1time.io Alternative: Configurable View Limits with XChaCha20

Both encrypt in your browser. One enforces a single view. The other lets you choose.

How 1time.io works

1time.io encrypts your secret in the browser with AES-256-GCM before sending anything to the server. Keys are derived using HKDF-SHA256, and the encryption runs through the browser's native Web Crypto API rather than a bundled library. The decryption key is part of the URL fragment, so the server only stores ciphertext it can't read.

Every link works exactly once. After the recipient opens it, the encrypted data is permanently deleted. There's no option for multiple views. This is by design, not a limitation of the free tier.

What 1time.io does well

It's completely free. No paid tiers, no ads, no tracking, no cookies. The site loads no third-party scripts at all. No analytics, no CDN resources, nothing that phones home. For a privacy-focused tool, that's a strong position.

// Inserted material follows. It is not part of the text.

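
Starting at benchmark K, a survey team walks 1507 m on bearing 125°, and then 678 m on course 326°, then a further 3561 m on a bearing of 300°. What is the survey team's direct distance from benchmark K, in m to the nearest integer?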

The project is open source under the MIT license with a Go backend and Redis storage. You can self-host it with Docker Compose. It includes a CLI tool for terminal and CI/CD use, built-in password and passphrase generators, and QR code sharing for cross-device transfer.

Expiry options are 1 day, 3 days, 7 days, or 30 days. File attachments up to 10 MB are encrypted the same way as text secrets.

Where the tools differ

The biggest difference is view limits. 1time.io enforces strictly one view per secret. If you're onboarding a contractor and they need to open the credentials link on their laptop and then again on their phone, the second open fails. The secret is already gone.

Secret.Broker lets you set view limits from 1 to 25. Set it to 1 for the same one-time behavior. Set it higher when the recipient might need to open the link more than once before saving the credential.

The cipher is different too. 1time.io uses AES-256-GCM. Secret.Broker uses XChaCha20-Poly1305 with a 192-bit nonce. Both are authenticated encryption. The nonce difference matters at scale: XChaCha20's larger nonce space means no practical collision risk without nonce tracking. See the protocol page for the full encryption stack.

Secret.Broker also supports expiry as short as 15 minutes, which 1time.io doesn't offer. If you're sharing a one-time code that's only valid for an hour, a 1-day minimum expiry leaves the ciphertext on the server longer than necessary.

Paranoid mode

Secret.Broker's paranoid mode splits the link and the decryption key into two separate pieces. You send the link over one channel and the key over another. Even if one channel is compromised, the attacker only has half of what they need. 1time.io has optional passphrase protection, which adds a second factor, but the passphrase has to be communicated separately by the sender. Paranoid mode handles the split automatically.

Feature comparison

  • 1time.io: client-side AES-256-GCM (Web Crypto API), open source (MIT), completely free, strictly 1 view, expiry 1-30 days, files up to 10 MB, CLI tool, QR codes, password generators, self-hostable, no tracking
  • Secret.Broker: client-side XChaCha20-Poly1305, files up to 20 MB, view limits 1-25, expiry 15 min to 30 days, paranoid mode, no account, no tracking

For a broader look at how secret-sharing tools compare, see the alternatives comparison.

Also compare: vs scrt.link and vs OneTimeSecret.

Common questions

Is 1time.io secure?

Yes. 1time.io uses client-side AES-256-GCM encryption with HKDF-SHA256 key derivation. The encryption runs in your browser using the native Web Crypto API. The server stores only ciphertext and doesn't have the decryption key. The code is open source under the MIT license.

What's the difference between 1time.io and Secret.Broker?

Both encrypt in your browser before anything reaches the server. 1time.io uses AES-256-GCM and enforces strictly one view per secret. Secret.Broker uses XChaCha20-Poly1305 and lets you set view limits from 1 to 25. Secret.Broker also supports expiry as short as 15 minutes and paranoid mode for split-key delivery.

Is 1time.io free?

Completely. No paid tiers, no ads, no tracking. There are no usage caps or premium plans. The project is maintained by an individual developer and the full source is on GitHub.

Does 1time.io support file sharing?

Yes. Encrypted file sharing up to 10 MB on the hosted instance. Files are encrypted in the browser before upload and served as one-time downloads. The limit is configurable if you self-host.